A Google software engineer said that it's a safe bet that Chrome will hit the Mac platform before Linux. Google launched Chrome, its entry to the browser war, earlier this month only on Windows.
When asked if Chrome (all posts) will hit new platforms soon, Ojan Vafai (right), a Google software engineer who is working on the browser, said a "large percentage" of developers are working on the Mac and Linux rollouts. "We really don't know when [Chrome will launch for Mac and Linux] we've been working on it for a few months now. I would guess--and this is a total guess--that the Mac one would be first. It's just a market share issue."

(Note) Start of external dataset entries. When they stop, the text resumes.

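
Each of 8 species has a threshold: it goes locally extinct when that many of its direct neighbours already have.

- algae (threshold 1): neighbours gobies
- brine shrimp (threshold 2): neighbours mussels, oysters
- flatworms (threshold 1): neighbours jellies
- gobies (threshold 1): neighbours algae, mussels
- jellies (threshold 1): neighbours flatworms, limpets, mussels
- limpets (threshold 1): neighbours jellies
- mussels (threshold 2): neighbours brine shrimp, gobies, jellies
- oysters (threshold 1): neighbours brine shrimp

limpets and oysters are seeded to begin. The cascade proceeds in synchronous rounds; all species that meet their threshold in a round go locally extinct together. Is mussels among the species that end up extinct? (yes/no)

no

Round 1 — limpets, oysters go locally extinct (initial).
Round 2 — checking thresholds:
  brine shrimp: 1 of 2 neighbours < 2, below threshold.
  jellies: 1 of 3 neighbours ≥ 1, goes locally extinct.
Round 3 — checking thresholds:
  brine shrimp: 1 of 2 neighbours < 2, below threshold.
  flatworms: 1 of 1 neighbours ≥ 1, goes locally extinct.
  mussels: 1 of 3 neighbours < 2, below threshold.
Round 4 — no new extinctions; cascade stops.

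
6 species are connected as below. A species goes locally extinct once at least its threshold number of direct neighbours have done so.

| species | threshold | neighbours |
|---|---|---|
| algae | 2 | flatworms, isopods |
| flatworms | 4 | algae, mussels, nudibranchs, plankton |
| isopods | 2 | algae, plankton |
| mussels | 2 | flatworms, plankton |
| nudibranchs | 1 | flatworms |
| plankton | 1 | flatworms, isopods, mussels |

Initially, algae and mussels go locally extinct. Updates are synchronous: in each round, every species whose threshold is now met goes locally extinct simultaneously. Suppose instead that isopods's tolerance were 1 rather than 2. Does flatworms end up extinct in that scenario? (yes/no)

no

With isopods's tolerance at 1:
Round 1 — algae, mussels go locally extinct (initial).
Round 2 — checking thresholds:
  flatworms: 2 of 4 neighbours < 4, holds.
  isopods: 1 of 2 neighbours ≥ 1, goes locally extinct.
  plankton: 1 of 3 neighbours ≥ 1, goes locally extinct.
Round 3 — no new extinctions; cascade stops.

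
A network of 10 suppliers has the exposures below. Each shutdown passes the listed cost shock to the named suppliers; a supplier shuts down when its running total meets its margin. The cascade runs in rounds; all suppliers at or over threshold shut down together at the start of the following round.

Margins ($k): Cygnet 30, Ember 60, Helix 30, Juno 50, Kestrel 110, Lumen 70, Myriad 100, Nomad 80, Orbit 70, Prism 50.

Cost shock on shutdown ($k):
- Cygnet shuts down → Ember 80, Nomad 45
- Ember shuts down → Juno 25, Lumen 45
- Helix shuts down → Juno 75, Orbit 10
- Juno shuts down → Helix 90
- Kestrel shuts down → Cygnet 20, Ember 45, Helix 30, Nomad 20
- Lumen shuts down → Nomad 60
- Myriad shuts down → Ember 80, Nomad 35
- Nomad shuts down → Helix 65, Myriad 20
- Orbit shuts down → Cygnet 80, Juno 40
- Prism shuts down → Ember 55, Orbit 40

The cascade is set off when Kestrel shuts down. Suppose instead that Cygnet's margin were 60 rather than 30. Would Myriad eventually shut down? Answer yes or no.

With Cygnet's margin at 60:
Round 1 — Kestrel shuts down (initial).
  Cygnet: +20 → 20 < 60
  Ember: +45 → 45 < 60
  Helix: +30 → 30 ≥ 30
  Nomad: +20 → 20 < 80
Round 2 — Helix shuts down.
  Juno: +75 → 75 ≥ 50
  Orbit: +10 → 10 < 70
Round 3 — Juno shuts down.
No further shutdowns.

no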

Vafai made the comments during a Chrome development walk-through at the Web 2.0 Expo in New York. Vafai, speaking to a crowd of mostly Web developers, covered a lot of familiar ground, but did drop a few interesting nuggets. The biggest takeaway is that Chrome is all about Web applications and making them stable. It's no coincidence that Gmail, which Vafai also worked on, will be a big beneficiary.
Part of that stability push is to eliminate browser crashes. Vafai said in the near future--next year or two--will be a thing of the past. "In two years it'll be ridiculous that a browser crashes. It'll be like the blue screen in windows. It happens but it's rare," he said.

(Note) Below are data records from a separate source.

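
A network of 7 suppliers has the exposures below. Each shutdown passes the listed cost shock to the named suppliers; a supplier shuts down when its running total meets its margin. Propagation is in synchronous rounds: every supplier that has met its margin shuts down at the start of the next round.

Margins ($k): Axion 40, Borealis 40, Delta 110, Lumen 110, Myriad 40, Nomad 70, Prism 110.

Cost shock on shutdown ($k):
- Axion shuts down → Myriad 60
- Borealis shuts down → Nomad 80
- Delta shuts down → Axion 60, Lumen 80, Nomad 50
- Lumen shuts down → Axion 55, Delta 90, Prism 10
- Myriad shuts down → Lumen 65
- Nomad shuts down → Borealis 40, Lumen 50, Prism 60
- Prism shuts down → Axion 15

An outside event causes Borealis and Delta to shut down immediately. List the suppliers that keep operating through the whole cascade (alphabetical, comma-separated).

Prism

Round 1 — Borealis, Delta shut down (initial).
  Axion: +60 → 60 ≥ 40
  Lumen: +80 → 80 < 110
  Nomad: +80+50 → 130 ≥ 70
Round 2 — Axion, Nomad shut down.
  Lumen: +50 → 130 ≥ 110
  Myriad: +60 → 60 ≥ 40
  Prism: +60 → 60 < 110
Round 3 — Lumen, Myriad shut down.
  Prism: +10 → 70 < 110
No further shutdowns.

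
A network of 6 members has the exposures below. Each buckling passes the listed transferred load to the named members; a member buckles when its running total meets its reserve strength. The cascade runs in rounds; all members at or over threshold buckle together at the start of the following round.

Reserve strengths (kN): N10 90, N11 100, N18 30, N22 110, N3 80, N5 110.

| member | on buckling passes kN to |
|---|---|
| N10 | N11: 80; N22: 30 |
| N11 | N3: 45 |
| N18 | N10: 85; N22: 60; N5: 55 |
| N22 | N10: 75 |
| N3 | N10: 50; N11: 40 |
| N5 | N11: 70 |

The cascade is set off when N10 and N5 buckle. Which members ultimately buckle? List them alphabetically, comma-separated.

Round 1 — N10, N5 buckle (initial).
  N11: +80+70 → 150 ≥ 100
  N22: +30 → 30 < 110
Round 2 — N11 buckles.
  N3: +45 → 45 < 80
No further bucklings.

N10, N11, N5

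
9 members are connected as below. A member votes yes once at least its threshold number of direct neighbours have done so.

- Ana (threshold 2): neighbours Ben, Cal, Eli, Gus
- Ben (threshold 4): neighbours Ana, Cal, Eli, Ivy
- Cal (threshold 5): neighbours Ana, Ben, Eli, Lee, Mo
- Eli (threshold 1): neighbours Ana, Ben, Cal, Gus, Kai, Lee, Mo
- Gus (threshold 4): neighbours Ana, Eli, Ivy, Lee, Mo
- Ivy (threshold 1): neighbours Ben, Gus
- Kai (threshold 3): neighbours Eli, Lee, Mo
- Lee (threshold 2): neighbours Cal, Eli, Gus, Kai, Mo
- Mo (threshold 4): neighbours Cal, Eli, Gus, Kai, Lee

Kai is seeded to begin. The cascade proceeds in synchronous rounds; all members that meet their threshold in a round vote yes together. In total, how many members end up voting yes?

Round 1 — Kai votes yes (initial).
Round 2 — checking thresholds:
  Eli: 1 of 7 neighbours ≥ 1, votes yes.
  Lee: 1 of 5 neighbours < 2, holds.
  Mo: 1 of 5 neighbours < 4, holds.
Round 3 — checking thresholds:
  Ana: 1 of 4 neighbours < 2, holds.
  Ben: 1 of 4 neighbours < 4, holds.
  Cal: 1 of 5 neighbours < 5, holds.
  Gus: 1 of 5 neighbours < 4, holds.
  Lee: 2 of 5 neighbours ≥ 2, votes yes.
  Mo: 2 of 5 neighbours < 4, holds.
Round 4 — no new yes votes; cascade stops.

3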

Among other odds and ends:
Vafai said Google is working on transferring its Chrome documentation to a public site for the open source community. The document transition is currently underway.
Chrome developer tools "may be coming soon." Vafai said that Google is quickly moving on a debugger for V8 a Webkit Web inspector tool is also moving along.
And finally Vafai urged developers to file bugs on Chrome so "you don't have to hack around them." Vafai's message: If you file the bugs Google will fix them.